Kezia foi presa na manhã desta quarta-feira (27) pela Polícia Civil (Foto: Indiara Bessa/G1 AM)
Uma mulher, de 30 anos, foi presa nesta quarta-feira (27) suspeita de cometer vários estelionatos desde 2012, em Manaus. De acordo com a Polícia Civil, Kezia Macedo da Silva fazia depósitos falsos para vendedores que anunciavam produtos online. Além disso, ela também é citada em 30 boletins de ocorrência por suspeita de aplicar outros golpes.

Kézia da Silva foi presa por volta de 7h, na casa onde mora no bairro Cidade de Deus, Zona Norte da capital. A polícia chegou até a suspeita após três homens relatarem ter sido lesados pela mulher.

Na ocasião, ela teria entrado em contato com vendedores de joias em sites de compra online.
De acordo com uma das vítimas, um empresário de 35 anos que não quis se identificar na reportagem, a mulher simulou a compra de uma joia.

Entretanto, na hora de realizar o pagamento do produto, a suspeita depositou envelopes vazios na conta do vendedor.
“Coloquei um anúncio e ela ligou.

No outro dia a encontrei no shopping para fazer negócio. Ela passou no meu restaurante, disse que ia depositar e algumas horas depois voltou com o comprovante da transação.

Quando foi olhar minha conta depois não tinha dinheiro nenhum”, contou a vítima.
Segundo a polícia, as três vítimas totalizaram prejuízo de R$ 8 mil.

Além deste tipo de golpe, ela também é suspeita de vender propriedades de terceiros. Kezia da Silva ainda é investigada por vender uma casa, que ela ganhou por meio da Superintendência de Habitação do Amazonas (Suhab), para pelo menos 30 pessoas diferentes.

A suspeita disse ao G1 que não tinha nada para declarar sobre os crime.
Conforme o delegado do 13º Distrito Integrado de Polícia (DIP), Jander Mafra, a mulher cometia crimes de estelionato há quatro anos.

“Na delegacia nós temos três vítimas, mas puxamos no sistema e vimos que ela é citada em 30 B. Os.

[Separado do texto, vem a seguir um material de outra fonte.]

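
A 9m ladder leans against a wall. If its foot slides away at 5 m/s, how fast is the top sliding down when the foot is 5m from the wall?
25√14/28 ≈ 3.341 m/s

x² + y² = 9²
2x·dx/dt + 2y·dy/dt = 0
dy/dt = -x/y · dx/dt = -5/(2√14) · 5 = -25√14/28 m/s
The top is descending at 25√14/28 ≈ 3.341 m/s.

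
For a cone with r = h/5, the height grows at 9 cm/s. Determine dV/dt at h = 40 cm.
576π cm³/s

V = (1/3)π(h/5)²h = πh³/75
dV/dt = πh²/25 · 9
At h = 40: dV/dt = 576π cm³/s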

A partir de agora nós esperamos que mais vítimas apareçam, porque ela participa esses crimes deste 2012″, completou.
Kezia da Silva foi conduzida ao 13º DIP, responsável pela prisão.

Ela deve permanecer no local até o término dos procedimentos legais. Da unidade, ela deve ser encaminhada à uma unidade prisional da cidade, onde permanecerá á disposição da Justiça.